这出列的两人,相互对视一眼,随后又给了其他几位免跪的同僚几个眼神,似乎是在示意他们加入自己的阵列当中。
这时,腊王抑扬顿挫的喊了一句:“维如适何在?”
维如适,正是那名双心将领,退下战场修养一月之久,却依旧略显疲惫,此时上朝却也是有气无力,听闻有人叫喊,他轻轻摇了摇头,上前说道:“吾皇,末将在。”
“你意下如何?”
维如适英俊的脸庞思考了片刻,随后不着边际的看了一眼在上朝时可入座在君侧的一名目盲老者,继而说道:“国师曾有言,桑国的云战之所以战死,一是我军用计逼迫他一人独自留下迎战,二来……则是桑王相逼,故意让其战死沙场。”
“哦?”垂帘当中的那模糊的人影看了一眼坐立在朝堂之上的目盲老者,随后问道:“继续说。”
维如适再道:“依国师来看,桑虽死屠夫,可保不定还有如我腊国一般有着深藏不漏的老祖未曾出手,此时若是出兵,恐怕并非明智之举。”
那名最先出来进言出兵的文官继而怒道:“维如适,你总是拿国师的话来说事,有本事自己说一句可以上得了台面的话!!”

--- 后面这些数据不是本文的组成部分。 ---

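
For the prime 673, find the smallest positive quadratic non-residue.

(2/673) = +1, so 2 is a residue.
(3/673) = +1, so 3 is a residue.
(4/673) = +1, so 4 is a residue.
(5/673) = −1, so 5 is the smallest positive non-residue mod 673.

5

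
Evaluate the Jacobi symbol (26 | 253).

Pull out 2: since 253 ≡ 5 (mod 8), (2/253) = -1.
Reciprocity: 13 ≡ 1 and 253 ≡ 1 (mod 4), so (13/253) = +(253/13).
Reduce top mod 13: now compute (6/13).
Pull out 2: since 13 ≡ 5 (mod 8), (2/13) = -1.
Reciprocity: 3 ≡ 3 and 13 ≡ 1 (mod 4), so (3/13) = +(13/3).
Reduce top mod 3: now compute (1/3).
Reached (1/3) = 1. Collecting the sign flips along the way, the symbol is +1.

1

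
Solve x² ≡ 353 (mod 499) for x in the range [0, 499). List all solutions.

Since 499 ≡ 3 (mod 4), a square root of 353 is 353^((499+1)/4) = 353^125 mod 499.
Repeated squaring: 353^2≡358, 353^4≡420, 353^8≡253, 353^16≡137, 353^32≡306, 353^64≡323 (mod 499).
353^125 = 353^(64+32+16+8+4+1) ≡ 405 (mod 499).
Check: 405² = 164025 ≡ 353 (mod 499). The two roots are 94 and 405.

94, 405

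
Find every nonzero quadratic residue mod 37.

Square k = 1,…,18 (k and 37−k give the same square):
1²=1, 2²=4, 3²=9, 4²=16, 5²=25, 6²=36, 7²≡12, 8²≡27, 9²≡7, 10²≡26, 11²≡10, 12²≡33, 13²≡21, 14²≡11, 15²≡3, 16²≡34, 17²≡30, 18²≡28 (mod 37).
So the quadratic residues mod 37 are {1, 3, 4, 7, 9, 10, 11, 12, 16, 21, 25, 26, 27, 28, 30, 33, 34, 36}.

1, 3, 4, 7, 9, 10, 11, 12, 16, 21, 25, 26, 27, 28, 30, 33, 34, 36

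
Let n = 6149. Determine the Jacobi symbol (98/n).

Pull out 2: since 6149 ≡ 5 (mod 8), (2/6149) = -1.
Reciprocity: 49 ≡ 1 and 6149 ≡ 1 (mod 4), so (49/6149) = +(6149/49).
Reduce top mod 49: now compute (24/49).
Pull out 2^3: since 49 ≡ 1 (mod 8), (2/49) = +1, so (2/49)^3 = +1.
Reciprocity: 3 ≡ 3 and 49 ≡ 1 (mod 4), so (3/49) = +(49/3).
Reduce top mod 3: now compute (1/3).
Reached (1/3) = 1. Collecting the sign flips along the way, the symbol is -1.

-1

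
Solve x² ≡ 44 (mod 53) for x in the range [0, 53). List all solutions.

16, 37

53 ≡ 1 (mod 4), so we find a root by search.
Trying successive values, 16² = 256 ≡ 44 (mod 53). The other root is 53 − 16 = 37.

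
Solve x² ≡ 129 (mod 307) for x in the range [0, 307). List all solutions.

71, 236

Since 307 ≡ 3 (mod 4), a square root of 129 is 129^((307+1)/4) = 129^77 mod 307.
Repeated squaring: 129^2≡63, 129^4≡285, 129^8≡177, 129^16≡15, 129^32≡225, 129^64≡277 (mod 307).
129^77 = 129^(64+8+4+1) ≡ 71 (mod 307).
Check: 71² = 5041 ≡ 129 (mod 307). The two roots are 71 and 236.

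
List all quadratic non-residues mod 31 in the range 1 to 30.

3,6,11,12,13,15,17,21,22,23,24,26,27,29,30

Square k = 1,…,15 (k and 31−k give the same square):
1²=1, 2²=4, 3²=9, 4²=16, 5²=25, 6²≡5, 7²≡18, 8²≡2, 9²≡19, 10²≡7, 11²≡28, 12²≡20, 13²≡14, 14²≡10, 15²≡8 (mod 31).
The residues are {1, 2, 4, 5, 7, 8, 9, 10, 14, 16, 18, 19, 20, 25, 28}; the non-residues are the remaining 15 nonzero classes.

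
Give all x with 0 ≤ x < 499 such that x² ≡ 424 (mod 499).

102, 397

Since 499 ≡ 3 (mod 4), a square root of 424 is 424^((499+1)/4) = 424^125 mod 499.
Repeated squaring: 424^2≡136, 424^4≡33, 424^8≡91, 424^16≡297, 424^32≡385, 424^64≡22 (mod 499).
424^125 = 424^(64+32+16+8+4+1) ≡ 397 (mod 499).
Check: 397² = 157609 ≡ 424 (mod 499). The two roots are 102 and 397.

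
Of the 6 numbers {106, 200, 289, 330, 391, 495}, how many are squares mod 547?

2

(106/547) = -1 → non-residue.
(200/547) = -1 → non-residue.
(289/547) = +1 → QR.
(330/547) = -1 → non-residue.
(391/547) = +1 → QR.
(495/547) = -1 → non-residue.
Total quadratic residues among the 6: 2.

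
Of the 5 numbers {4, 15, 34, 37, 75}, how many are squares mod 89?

(4/89) = +1 → QR.
(15/89) = -1 → non-residue.
(34/89) = +1 → QR.
(37/89) = -1 → non-residue.
(75/89) = -1 → non-residue.
Total quadratic residues among the 5: 2.

2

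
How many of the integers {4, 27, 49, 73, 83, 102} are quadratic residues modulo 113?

4

(4/113) = +1 → QR.
(27/113) = -1 → non-residue.
(49/113) = +1 → QR.
(73/113) = -1 → non-residue.
(83/113) = +1 → QR.
(102/113) = +1 → QR.
Total quadratic residues among the 6: 4.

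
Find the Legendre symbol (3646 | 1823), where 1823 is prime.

First reduce: 3646 ≡ 0 (mod 1823).
Top reduces to 0: gcd > 1, so the symbol is 0.

0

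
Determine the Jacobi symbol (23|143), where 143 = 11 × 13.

Reciprocity: 23 ≡ 3 and 143 ≡ 3 (mod 4), so (23/143) = −(143/23).
Reduce top mod 23: now compute (5/23).
Reciprocity: 5 ≡ 1 and 23 ≡ 3 (mod 4), so (5/23) = +(23/5).
Reduce top mod 5: now compute (3/5).
Reciprocity: 3 ≡ 3 and 5 ≡ 1 (mod 4), so (3/5) = +(5/3).
Reduce top mod 3: now compute (2/3).
Pull out 2: since 3 ≡ 3 (mod 8), (2/3) = -1.
Reached (1/3) = 1. Collecting the sign flips along the way, the symbol is +1.

1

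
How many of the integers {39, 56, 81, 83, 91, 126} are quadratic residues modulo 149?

2

(39/149) = +1 → QR.
(56/149) = -1 → non-residue.
(81/149) = +1 → QR.
(83/149) = -1 → non-residue.
(91/149) = -1 → non-residue.
(126/149) = -1 → non-residue.
Total quadratic residues among the 6: 2.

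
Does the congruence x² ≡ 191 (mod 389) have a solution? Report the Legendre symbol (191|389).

Euler's criterion: (191/389) ≡ 191^194 (mod 389).
191^2 ≡ 304 (mod 389)
191^4 ≡ 223 (mod 389)
191^8 ≡ 326 (mod 389)
191^16 ≡ 79 (mod 389)
191^32 ≡ 17 (mod 389)
191^64 ≡ 289 (mod 389)
191^128 ≡ 275 (mod 389)
191^194 = 191^(128+64+2) ≡ 388 (mod 389).
Result is 388 ≡ −1, so (191/389) = −1.

-1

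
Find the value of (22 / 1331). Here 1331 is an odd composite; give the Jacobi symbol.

0

Pull out 2: since 1331 ≡ 3 (mod 8), (2/1331) = -1.
Reciprocity: 11 ≡ 3 and 1331 ≡ 3 (mod 4), so (11/1331) = −(1331/11).
Reduce top mod 11: now compute (0/11).
Top reduces to 0: gcd > 1, so the symbol is 0.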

维如适双心,总比旁人多一个心眼,继而笑道:“想要说的比国师好,有点难度,我又何必浪费这个力气?倒是你,还是快想想办法反驳国师所说吧。”
“你……”这名文官气的咬牙,可偏偏却是无话可说。
众所周知,国师不过是在腊国之内管理礼乐制度的,更多的时候负责腊国之内祭祀与民生文化的调度整理,可偏偏这个国师,堪比军师,甚至有过之而无不及,更是凭借着他的算无遗策,成就腊国现在的无双地位,难怪朝堂之上,君王之下,仅有他一人可上座!
国师的话,无疑就是真理,谁人胆敢反驳?
维如适见此人没了嚣张气焰,随后又开始朗声说道:“吾皇,今日来,腊国境内频发怪事,或许也是要好好重视一番了。”